Looks like this is an ED acceptance to Rice. this school is unaffordable for you.

First…your parents are divorced so the net price calculator will not be accurate.

Second, yes, your non-custodial parent info counted if it was required by the school. The school doesn’t care that this parent won’t contribute to your costs. The school makes its calculations based on whether your parent CAN contribute…and apparently this parent can.

If you did the net price calculator with only the custodial parent info, it would not include all of the financial resources Rice considers when calculating need based aid. What do you think your other parent income is…because that was included in the Rice calculation.

Third. What was the basis of your non custodial parent waiver? Being divorced and not paying child support is not the basis for a NCP waiver.

Fourth. Agree with comment uptrend. If finances are a huge consideration, why did you apply ED?

Fifth. If the finances are not firm by the time you need to commit to the ED school, I would suggest you thinkmVERY carefully about this. Bottom line…you can’t attend unless the bills can be paid. Where is that other $30,000 going to come from? There is no college cost fairy out there.

Sixth. The school promises to meet 100% of need, but that includes your non-custodial parent income and assets…not just your custodial parent assets.

Seven. There is no penalty for not accepting an ED acceptance offer because the finances didn’t work out.

OP couldn’t include the NCP income because he/she has no idea. So maybe the calculator assumed two adults living on 78k.

Amending my response because I somehow assumed OP is in Texas.

But this still holds: OP needs to learn colleges offer more than what high school.peers assume. He.needs to find his “glass half full.”

Thank you guys, I’ve made a decision. It was just weird because both of my schools decided the grant with the SAME information. Yet, the school that doesn’t even meet “100% need” gave me everything I needed, entirely need based. Some of you have been very kind, thank you for that :slight_smile:

Schools do their own calculations, and especially if they use the CSS or their own institutional formula, the packages will differ. If one uses the profile and one does not, the factors such as non-custodial parent’s income/assets will make a huge difference.

What is the other school?
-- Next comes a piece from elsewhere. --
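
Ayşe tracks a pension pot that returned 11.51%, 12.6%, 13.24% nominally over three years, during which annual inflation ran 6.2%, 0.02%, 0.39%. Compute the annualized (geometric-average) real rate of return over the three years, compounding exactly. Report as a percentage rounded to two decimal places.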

Is it FAFSA only or use CSS Profile w/o NCP info?

Schools follow their own financial aid policies:

  • Some are FAFSA-only and don’t use income from the non-custodial parent
  • Some use Profile and don’t use income from the non-custodial parent
  • Some use Profile and Non Custodial Profile
  • Some use home equity
  • Some don’t use home equity or limit it

It is less a matter of whether a school “meets full need” than what specific policies that school follows for students like you.